The DLPFC is associated with executive brain functions, such as selective attention and working memory. Importantly, the DLPFC also helps us gain cognitive control over our emotions, and consequently, has been involved in a range of psychotherapy practice, such as CBT.
Speaking about the motivation for the present research, Prof. Hariri says, “We wanted to address an area of understanding mental illness that has been neglected, and that is the flip side of risk.”
“We are looking for variables that actually confer resiliency and protect individuals from developing problems,” he adds.
As part of the study, Scult, Prof. Hariri, and colleagues asked 120 students to fill in mental health questionnaires and take part in a range of cognitive tasks.
To engage their DLPFC, participants were asked to solve math problems. To have their amygdala activated — the brain’s “fear hub” — they were asked to look at a range of emotive faces.
Finally, the participants played a game that triggered responses in the ventral striatum — a brain area associated with reward responses.
The researchers focused on at-risk individuals who displayed a low reward response in the ventral striatum and a high threat response in the amygdala.
To see the impact of their intervention, the researchers scanned the participants’ brain using functional magnetic resonance imaging (fMRI); scientists also compared the participants’ answers in the mental health questionnaires when the brain scans were taken, as well as the answers they gave after 7 months, on average.
The study revealed that at-risk people were less prone to developing anxiety symptoms if their DLPFC was stimulated.
Speaking about the results in relation to the neurological signatures of anxiety, Prof. Hariri says, “We found that if you have a higher functioning dorsolateral prefrontal cortex, the imbalance in these deeper brain structures is not expressed as changes in mood or anxiety.”
The researchers also emphasize how adaptable the DLPFC is, so they suggest that brain training strategies may be particularly effective if they focus on this area. However, which brain training exercises are actually effective at improving the DLPFC remains to be established.

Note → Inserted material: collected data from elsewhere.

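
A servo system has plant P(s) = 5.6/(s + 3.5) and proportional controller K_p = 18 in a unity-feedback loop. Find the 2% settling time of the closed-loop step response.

Closed-loop transfer function: T(s) = K_p·P(s)/(1 + K_p·P(s)) = 100.8/(s + 3.5 + 100.8) = 100.8/(s + 104.3).
Time constant τ = 1/104.3 = 0.009588 s, so the 2% settling time is about 4τ = 0.0384 s.

T_s ≈ 0.0384 s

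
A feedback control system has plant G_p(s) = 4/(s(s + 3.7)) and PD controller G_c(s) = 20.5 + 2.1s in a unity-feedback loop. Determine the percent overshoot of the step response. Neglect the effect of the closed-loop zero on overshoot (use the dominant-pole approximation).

5.96%

Forward path: (20.5 + 2.1s)·4/(s(s+3.7)). The closed-loop characteristic equation is s² + (3.7 + 4·2.1)s + 4·20.5 = 0.
That is s² + 12.1s + 82 = 0, so ω_n = 9.055 rad/s and ζ = 12.1/(2·9.055) = 0.6681.
%OS = 100·exp(−πζ/√(1−ζ²)) = 5.96%.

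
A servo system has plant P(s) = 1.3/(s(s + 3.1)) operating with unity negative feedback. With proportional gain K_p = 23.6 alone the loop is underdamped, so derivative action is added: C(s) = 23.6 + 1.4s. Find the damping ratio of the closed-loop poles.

ζ = 0.444

Forward path: (23.6 + 1.4s)·1.3/(s(s+3.1)). The closed-loop characteristic equation is s² + (3.1 + 1.3·1.4)s + 1.3·23.6 = 0.
That is s² + 4.92s + 30.68 = 0, so ω_n = 5.539 rad/s and ζ = 4.92/(2·5.539) = 0.4441.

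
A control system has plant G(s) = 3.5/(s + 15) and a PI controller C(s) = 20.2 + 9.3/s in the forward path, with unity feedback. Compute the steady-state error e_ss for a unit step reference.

The open loop C(s)G(s) has a pole at the origin (type 1), so the static position error constant is infinite and e_ss = 1/(1+∞) = 0.

0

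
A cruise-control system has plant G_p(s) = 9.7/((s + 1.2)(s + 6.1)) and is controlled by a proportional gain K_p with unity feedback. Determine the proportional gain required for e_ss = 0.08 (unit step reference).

Steady-state error for a unit step on this type-0 loop is 1/(1 + K_p·G_p(0)).
G_p(0) = 1.325. Require 1/(1 + K_p·1.325) = 0.08, so 1 + 1.325·K_p = 12.5.
K_p = (12.5 − 1)/1.325 = 8.68.

K_p = 8.68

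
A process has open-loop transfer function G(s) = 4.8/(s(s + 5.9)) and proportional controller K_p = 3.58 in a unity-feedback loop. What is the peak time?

T_p = 1.08 s

The closed-loop denominator s² + 5.9s + 17.18 gives ω_n = √17.18 = 4.145 and ζ = 5.9/(2ω_n) = 0.7116.
Damped frequency ω_d = ω_n√(1−ζ²) = 2.912 rad/s, so peak time T_p = π/ω_d = 1.08 s.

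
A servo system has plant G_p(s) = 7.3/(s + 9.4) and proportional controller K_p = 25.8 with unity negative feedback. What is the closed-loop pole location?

Closed-loop transfer function: T(s) = K_p·G_p(s)/(1 + K_p·G_p(s)) = 188.3/(s + 9.4 + 188.3) = 188.3/(s + 197.7).
The closed-loop pole is at s = −197.7.

s = -197.7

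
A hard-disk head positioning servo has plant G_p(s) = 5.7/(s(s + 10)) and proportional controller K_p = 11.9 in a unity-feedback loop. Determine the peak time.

T_p = 0.48 s

Closed-loop characteristic equation: s² + 10s + 67.83 = 0, so ω_n = 8.236 rad/s and ζ = 10/(2·8.236) = 0.6071.
Damped frequency ω_d = ω_n√(1−ζ²) = 6.544 rad/s, so peak time T_p = π/ω_d = 0.48 s.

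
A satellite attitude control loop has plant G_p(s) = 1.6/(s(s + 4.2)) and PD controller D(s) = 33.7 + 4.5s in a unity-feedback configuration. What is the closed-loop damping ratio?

ζ = 0.776

Forward path: (33.7 + 4.5s)·1.6/(s(s+4.2)). The closed-loop characteristic equation is s² + (4.2 + 1.6·4.5)s + 1.6·33.7 = 0.
That is s² + 11.4s + 53.92 = 0, so ω_n = 7.343 rad/s and ζ = 11.4/(2·7.343) = 0.7762.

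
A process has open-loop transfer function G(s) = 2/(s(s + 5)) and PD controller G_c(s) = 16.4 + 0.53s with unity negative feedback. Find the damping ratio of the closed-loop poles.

Forward path: (16.4 + 0.53s)·2/(s(s+5)). The closed-loop characteristic equation is s² + (5 + 2·0.53)s + 2·16.4 = 0.
That is s² + 6.06s + 32.8 = 0, so ω_n = 5.727 rad/s and ζ = 6.06/(2·5.727) = 0.5291.

ζ = 0.529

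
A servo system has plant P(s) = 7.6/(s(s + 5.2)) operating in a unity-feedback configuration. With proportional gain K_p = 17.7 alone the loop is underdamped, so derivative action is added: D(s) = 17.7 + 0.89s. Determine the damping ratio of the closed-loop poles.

Forward path: (17.7 + 0.89s)·7.6/(s(s+5.2)). The closed-loop characteristic equation is s² + (5.2 + 7.6·0.89)s + 7.6·17.7 = 0.
That is s² + 11.96s + 134.5 = 0, so ω_n = 11.6 rad/s and ζ = 11.96/(2·11.6) = 0.5158.

ζ = 0.516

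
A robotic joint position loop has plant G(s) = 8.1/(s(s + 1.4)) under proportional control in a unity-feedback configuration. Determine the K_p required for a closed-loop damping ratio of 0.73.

K_p = 0.114

Closed-loop characteristic equation: s² + 1.4s + K_p·8.1 = 0.
So ω_n = √(8.1K_p) and 2ζω_n = 1.4, giving ζ = 1.4/(2√(8.1K_p)).
Setting ζ = 0.73: √(8.1K_p) = 1.4/(2·0.73) = 0.9589, so K_p = 0.9195/8.1 = 0.114.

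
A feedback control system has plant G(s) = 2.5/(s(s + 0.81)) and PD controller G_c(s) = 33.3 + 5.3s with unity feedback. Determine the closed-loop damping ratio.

ζ = 0.77

Forward path: (33.3 + 5.3s)·2.5/(s(s+0.81)). The closed-loop characteristic equation is s² + (0.81 + 2.5·5.3)s + 2.5·33.3 = 0.
That is s² + 14.06s + 83.25 = 0, so ω_n = 9.124 rad/s and ζ = 14.06/(2·9.124) = 0.7705.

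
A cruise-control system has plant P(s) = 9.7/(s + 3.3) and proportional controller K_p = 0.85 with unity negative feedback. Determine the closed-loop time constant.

Closed-loop transfer function: T(s) = K_p·P(s)/(1 + K_p·P(s)) = 8.245/(s + 3.3 + 8.245) = 8.245/(s + 11.54).
Time constant τ = 1/11.54 = 0.0866 s.

τ = 0.0866 s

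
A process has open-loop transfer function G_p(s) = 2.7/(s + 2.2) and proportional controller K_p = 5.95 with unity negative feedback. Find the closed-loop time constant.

τ = 0.0547 s

Closed-loop transfer function: T(s) = K_p·G_p(s)/(1 + K_p·G_p(s)) = 16.07/(s + 2.2 + 16.07) = 16.07/(s + 18.27).
Time constant τ = 1/18.27 = 0.0547 s.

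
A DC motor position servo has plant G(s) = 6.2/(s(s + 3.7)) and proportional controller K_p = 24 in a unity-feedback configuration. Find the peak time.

T_p = 0.261 s

The closed-loop denominator s² + 3.7s + 148.8 gives ω_n = √148.8 = 12.2 and ζ = 3.7/(2ω_n) = 0.1517.
Damped frequency ω_d = ω_n√(1−ζ²) = 12.06 rad/s, so peak time T_p = π/ω_d = 0.261 s.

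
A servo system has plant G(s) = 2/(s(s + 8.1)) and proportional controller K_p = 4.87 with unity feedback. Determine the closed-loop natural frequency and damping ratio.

ω_n = 3.12 rad/s, ζ = 1.3

With unity feedback the closed-loop characteristic equation is s² + 8.1s + 4.87·2 = s² + 8.1s + 9.74 = 0.
Matching s² + 2ζω_n s + ω_n²: ω_n = √9.74 = 3.121 rad/s and 2ζω_n = 8.1, so ζ = 8.1/(2·3.121) = 1.3.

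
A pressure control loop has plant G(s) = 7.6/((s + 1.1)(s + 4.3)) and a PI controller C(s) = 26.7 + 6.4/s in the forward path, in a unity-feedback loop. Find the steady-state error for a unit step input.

The open loop C(s)G(s) has a pole at the origin (type 1), so the static position error constant is infinite and e_ss = 1/(1+∞) = 0.

0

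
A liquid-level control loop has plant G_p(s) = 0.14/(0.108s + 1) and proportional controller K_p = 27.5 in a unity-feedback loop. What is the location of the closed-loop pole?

Closed loop: T(s) = K_p·G_p/(1+K_p·G_p) = 3.85/(0.108s + 1 + 3.85), with pole at s = −(1 + 3.85)/0.108 = −44.91.

s = -44.91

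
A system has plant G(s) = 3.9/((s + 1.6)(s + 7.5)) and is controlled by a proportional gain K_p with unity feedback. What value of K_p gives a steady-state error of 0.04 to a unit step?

For a type-0 loop with proportional control, e_ss = 1/(1 + K_p·G(0)).
G(0) = 0.325. Require 1/(1 + K_p·0.325) = 0.04, so 1 + 0.325·K_p = 25.
K_p = (25 − 1)/0.325 = 73.8.

K_p = 73.8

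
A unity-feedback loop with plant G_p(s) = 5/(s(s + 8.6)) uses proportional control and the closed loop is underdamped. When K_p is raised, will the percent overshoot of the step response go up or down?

increase

ζ = 8.6/(2√(5K_p)) decreases as K_p grows; lower damping means more overshoot.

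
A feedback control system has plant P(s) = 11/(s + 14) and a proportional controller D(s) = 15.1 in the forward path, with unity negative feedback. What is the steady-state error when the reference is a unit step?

0.0777

The loop is type 0. Static position error constant K_pos = D(0)·P(0) = 15.1·0.7857 = 11.86.
Steady-state error to a unit step: e_ss = 1/(1+K_pos) = 1/12.86 = 0.0777.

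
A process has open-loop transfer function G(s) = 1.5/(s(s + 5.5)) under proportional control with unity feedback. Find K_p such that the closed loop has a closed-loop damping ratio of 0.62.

Closed-loop characteristic equation: s² + 5.5s + K_p·1.5 = 0.
So ω_n = √(1.5K_p) and 2ζω_n = 5.5, giving ζ = 5.5/(2√(1.5K_p)).
Setting ζ = 0.62: √(1.5K_p) = 5.5/(2·0.62) = 4.435, so K_p = 19.67/1.5 = 13.1.

K_p = 13.1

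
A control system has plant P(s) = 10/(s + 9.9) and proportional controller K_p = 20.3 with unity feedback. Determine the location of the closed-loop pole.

Closed-loop transfer function: T(s) = K_p·P(s)/(1 + K_p·P(s)) = 203/(s + 9.9 + 203) = 203/(s + 212.9).
The closed-loop pole is at s = −212.9.

s = -212.9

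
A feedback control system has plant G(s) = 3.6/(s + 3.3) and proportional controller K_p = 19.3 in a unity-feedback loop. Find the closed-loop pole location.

s = -72.78

Closed-loop transfer function: T(s) = K_p·G(s)/(1 + K_p·G(s)) = 69.48/(s + 3.3 + 69.48) = 69.48/(s + 72.78).
The closed-loop pole is at s = −72.78.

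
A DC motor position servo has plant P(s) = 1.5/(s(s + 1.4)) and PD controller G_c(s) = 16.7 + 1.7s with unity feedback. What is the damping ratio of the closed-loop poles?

Forward path: (16.7 + 1.7s)·1.5/(s(s+1.4)). The closed-loop characteristic equation is s² + (1.4 + 1.5·1.7)s + 1.5·16.7 = 0.
That is s² + 3.95s + 25.05 = 0, so ω_n = 5.005 rad/s and ζ = 3.95/(2·5.005) = 0.3946.

ζ = 0.395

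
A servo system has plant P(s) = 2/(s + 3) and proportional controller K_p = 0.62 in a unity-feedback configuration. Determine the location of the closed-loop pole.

s = -4.24

Closed-loop transfer function: T(s) = K_p·P(s)/(1 + K_p·P(s)) = 1.24/(s + 3 + 1.24) = 1.24/(s + 4.24).
The closed-loop pole is at s = −4.24.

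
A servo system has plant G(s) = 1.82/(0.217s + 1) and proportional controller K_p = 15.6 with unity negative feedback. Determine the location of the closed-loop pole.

s = -135.4

Closed loop: T(s) = K_p·G/(1+K_p·G) = 28.39/(0.217s + 1 + 28.39), with pole at s = −(1 + 28.39)/0.217 = −135.4.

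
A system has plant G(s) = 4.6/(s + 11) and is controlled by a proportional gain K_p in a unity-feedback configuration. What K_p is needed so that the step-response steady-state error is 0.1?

K_p = 21.5

The loop is type 0, so e_ss(step) = 1/(1 + K_pos) with K_pos = K_p·G(0).
G(0) = 0.4182. Require 1/(1 + K_p·0.4182) = 0.1, so 1 + 0.4182·K_p = 10.
K_p = (10 − 1)/0.4182 = 21.5.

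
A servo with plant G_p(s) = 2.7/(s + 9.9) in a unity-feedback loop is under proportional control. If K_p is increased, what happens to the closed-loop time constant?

The closed-loop bandwidth 9.9+K_p·2.7 grows with K_p, so τ shrinks.

decrease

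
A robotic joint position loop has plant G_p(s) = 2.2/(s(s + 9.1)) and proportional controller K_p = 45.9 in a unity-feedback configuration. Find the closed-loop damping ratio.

The closed-loop denominator is s(s+9.1) + 45.9·2.2 = s² + 9.1s + 101.
Matching s² + 2ζω_n s + ω_n²: ω_n = √101 = 10.05 rad/s and 2ζω_n = 9.1, so ζ = 9.1/(2·10.05) = 0.453.

ζ = 0.453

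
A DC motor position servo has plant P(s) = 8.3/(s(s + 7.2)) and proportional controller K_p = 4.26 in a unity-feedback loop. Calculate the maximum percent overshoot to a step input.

The closed-loop denominator s² + 7.2s + 35.36 gives ω_n = √35.36 = 5.946 and ζ = 7.2/(2ω_n) = 0.6054.
%OS = 100·exp(−πζ/√(1−ζ²)) = 100·exp(−π·0.6054/√0.6335) = 9.17%.

9.17%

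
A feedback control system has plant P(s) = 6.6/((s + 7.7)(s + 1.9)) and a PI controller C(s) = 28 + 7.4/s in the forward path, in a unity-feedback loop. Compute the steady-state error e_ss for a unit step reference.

The open loop C(s)P(s) has a pole at the origin (type 1), so the static position error constant is infinite and e_ss = 1/(1+∞) = 0.

0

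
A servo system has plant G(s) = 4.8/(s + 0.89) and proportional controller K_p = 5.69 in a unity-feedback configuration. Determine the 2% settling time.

Closed-loop transfer function: T(s) = K_p·G(s)/(1 + K_p·G(s)) = 27.31/(s + 0.89 + 27.31) = 27.31/(s + 28.2).
Time constant τ = 1/28.2 = 0.03546 s, so the 2% settling time is about 4τ = 0.142 s.

T_s ≈ 0.142 s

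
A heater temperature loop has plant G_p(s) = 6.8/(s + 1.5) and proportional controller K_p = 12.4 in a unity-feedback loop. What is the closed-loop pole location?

Closed-loop transfer function: T(s) = K_p·G_p(s)/(1 + K_p·G_p(s)) = 84.32/(s + 1.5 + 84.32) = 84.32/(s + 85.82).
The closed-loop pole is at s = −85.82.

s = -85.82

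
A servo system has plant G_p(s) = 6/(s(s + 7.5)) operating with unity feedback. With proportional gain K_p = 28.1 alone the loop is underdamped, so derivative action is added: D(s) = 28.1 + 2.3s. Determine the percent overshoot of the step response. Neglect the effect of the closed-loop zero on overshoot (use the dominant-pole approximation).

Forward path: (28.1 + 2.3s)·6/(s(s+7.5)). The closed-loop characteristic equation is s² + (7.5 + 6·2.3)s + 6·28.1 = 0.
That is s² + 21.3s + 168.6 = 0, so ω_n = 12.98 rad/s and ζ = 21.3/(2·12.98) = 0.8202.
%OS = 100·exp(−πζ/√(1−ζ²)) = 1.11%.

1.11%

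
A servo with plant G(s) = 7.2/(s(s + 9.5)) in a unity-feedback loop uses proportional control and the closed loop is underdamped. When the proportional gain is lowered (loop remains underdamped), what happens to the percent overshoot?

decrease

ζ = 9.5/(2√(7.2K_p)) rises as K_p falls; higher damping means less overshoot.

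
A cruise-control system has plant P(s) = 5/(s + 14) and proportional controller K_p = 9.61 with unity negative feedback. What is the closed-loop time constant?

Closed-loop transfer function: T(s) = K_p·P(s)/(1 + K_p·P(s)) = 48.05/(s + 14 + 48.05) = 48.05/(s + 62.05).
Time constant τ = 1/62.05 = 0.0161 s.

τ = 0.0161 s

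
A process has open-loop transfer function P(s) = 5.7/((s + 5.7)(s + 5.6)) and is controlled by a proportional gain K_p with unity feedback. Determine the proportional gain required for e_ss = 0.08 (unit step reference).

Steady-state error for a unit step on this type-0 loop is 1/(1 + K_p·P(0)).
P(0) = 0.1786. Require 1/(1 + K_p·0.1786) = 0.08, so 1 + 0.1786·K_p = 12.5.
K_p = (12.5 − 1)/0.1786 = 64.4.

K_p = 64.4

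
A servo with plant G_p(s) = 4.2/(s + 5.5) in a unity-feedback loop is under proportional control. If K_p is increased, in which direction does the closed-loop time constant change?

decrease

Closed-loop pole is at s = −(5.5+K_p·4.2); larger K_p moves it further left, so τ = 1/(5.5+K_p·4.2) decreases.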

“These findings help reinforce a strategy whereby individuals may be able to improve their emotional functioning — their mood, their anxiety, their experience of depression — not only by directly addressing those phenomena, but also by indirectly improving their general cognitive functioning,” says Prof. Hariri.
“We are hoping to help improve current mental health treatments by first predicting who is most at-risk so that we can intervene earlier, and second, by using these types of approaches to determine who might benefit from a given therapy.”
The authors note that more diverse population samples should be studied to replicate their findings.